As for the interrupt using the userland stack, I somewhat doubt it, as accessing userland memory is a kind of a hassle from the kernel, especially from an interrupt routine. But I don't know for sure.
I am developing a multithread modular application using C programming language and NPTL 2.6. For each plugin, a POSIX thread is created. The problem is each thread has its own stack area, since default stack size depends on user's choice, this may results in huge memory consumption in some cases.
To prevent unnecessary memory usage I used something similar to this to change stack size before creating each thread:
pthread_attr_t attr;
pthread_attr_init (&attr);
pthread_attr_getstacksize(&attr, &st1);
if(pthread_attr_setstacksize (&attr, MODULE_THREAD_SIZE) != 0) perror("Stack ERR");
pthread_attr_getstacksize(&attr, &st2);
printf("OLD:%d, NEW:%d - MIN: %d\n", st1, st2, PTHREAD_STACK_MIN);
pthread_attr_setdetachstate(&attr, PTHREAD_CREATE_DETACHED);
/* "this" is static data structure that stores plugin related data */
pthread_create(&this->runner, &attr, (void *)(void *)this->run, NULL);
EDIT I: pthread_create() section added.
This did not work work as I expected, the stack size reported by pthread_attr_getstacksize() is changed but total memory usage of the application (from ps/top/pmap output) did not changed:
OLD:10485760, NEW:65536 - MIN: 16384
When I use ulimit -s MY_STACK_SIZE_LIMIT before starting application I achieve the expected result.
My questions are:
1-) Is there any portable(between UNIX variants) way to change (default)thread stack size after starting application(before creating thread of course)?
2-) Is it possible to use same stack area for every thread?
3-) Is it possible completely disable stack for threads without much pain?
Answers for #2 and #3 are no and no.
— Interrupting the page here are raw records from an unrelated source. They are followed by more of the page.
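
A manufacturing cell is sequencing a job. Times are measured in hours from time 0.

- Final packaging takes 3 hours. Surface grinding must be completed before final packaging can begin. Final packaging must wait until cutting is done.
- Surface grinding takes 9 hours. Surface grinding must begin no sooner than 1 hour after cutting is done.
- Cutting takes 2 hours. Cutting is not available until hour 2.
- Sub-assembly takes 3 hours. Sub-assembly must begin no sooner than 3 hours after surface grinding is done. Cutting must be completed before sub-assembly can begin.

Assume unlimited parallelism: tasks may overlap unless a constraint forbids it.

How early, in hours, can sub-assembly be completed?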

Each thread needs a stack (where else do your local variables and return addresses go?) and they need to be unique per-thread (otherwise threads would overwrite each other's local variables and return addresses, making everybody crash).
As for #1... the set stack size call is precisely the answer for this. I suggest you figure out an acceptable size to create your threads with, and set it.
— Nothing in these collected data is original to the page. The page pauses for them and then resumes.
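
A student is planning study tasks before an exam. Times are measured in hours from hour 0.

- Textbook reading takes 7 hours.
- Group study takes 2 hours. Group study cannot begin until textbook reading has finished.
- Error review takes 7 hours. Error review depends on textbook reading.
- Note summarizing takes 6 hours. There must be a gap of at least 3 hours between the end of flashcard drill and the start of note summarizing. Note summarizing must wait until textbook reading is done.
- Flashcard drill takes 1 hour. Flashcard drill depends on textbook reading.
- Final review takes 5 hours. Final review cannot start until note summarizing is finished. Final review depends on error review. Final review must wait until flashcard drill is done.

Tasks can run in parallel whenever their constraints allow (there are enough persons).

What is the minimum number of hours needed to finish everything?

Nothing blocks textbook reading, so it runs from hour 0 to hour 7.
Group study cannot begin until textbook reading (finishes hour 7). It runs from hour 7 to 7 + 2 = hour 9.
After textbook reading (finishes hour 7), error review can start at hour 7 and finishes at hour 14.
Flashcard drill waits on textbook reading (finishes hour 7), so it starts at hour 7 and finishes at 7 + 1 = hour 8.
For note summarizing: flashcard drill (finishes hour 8, plus 3-hour gap → hour 11); textbook reading (finishes hour 7). Taking the maximum gives a start of hour 11, and it finishes at 11 + 6 = hour 17.
Final review cannot start until note summarizing (finishes hour 17); error review (finishes hour 14); flashcard drill (finishes hour 8). The controlling bound is hour 17, so final review finishes at 17 + 5 = hour 22.
All tasks are finished once the last one completes. Finish times: Textbook reading at 7, Flashcard drill at 8, Error review at 14, Group study at 9, Note summarizing at 17, Final review at 22. The latest is hour 22.

22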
As for why things don't look right to you in top.... top is a notorious liar about memory usage. :-) Is stuff actually failing to be allocated or getting OOM-killed? Are thread creations failing? Is performance suffering and paging to disk increasing? If the answer to these questions is no, then I don't think there's much to worry about.
Update based on some comments below and above:
First, 16KB is still pretty big for something that you say doesn't need much stack space. If you really want to go small, I would be tempted to say 4096 or 8192 on x86 Linux. Second, yes you can set your CPU's stack pointer to something else.. But when you malloc() or mmap(), that's going to take up space. I don't know how you think it's going to help to set the stack pointer to something else. That said, if you really feel strongly that the thread that calls main() has too big of a stack (I would say that is slightly crazy) and that pthread_attr_setstacksize() doesn't let you get small enough (?), then maybe you can look into non-portable stuff like creating threads by calling the clone() syscall and specifying stacks based on the main thread's stack pointer, or a buffer from elsewhere, or whatever. But you're still going to need a stack for each thread and I have a feeling top is still going to disappoint you. Maybe your expectations are a little high.
I have seen this problem as well. It is unclear how the stacks are accounted for but the "extra" space is counted against your total VM and if you run up against your process boundary you are in trouble (even though you aren't using the space). It seems dependent on what version of Linux you are running (even within the 2.6 family), and whether you are 32 bit or 64 bit.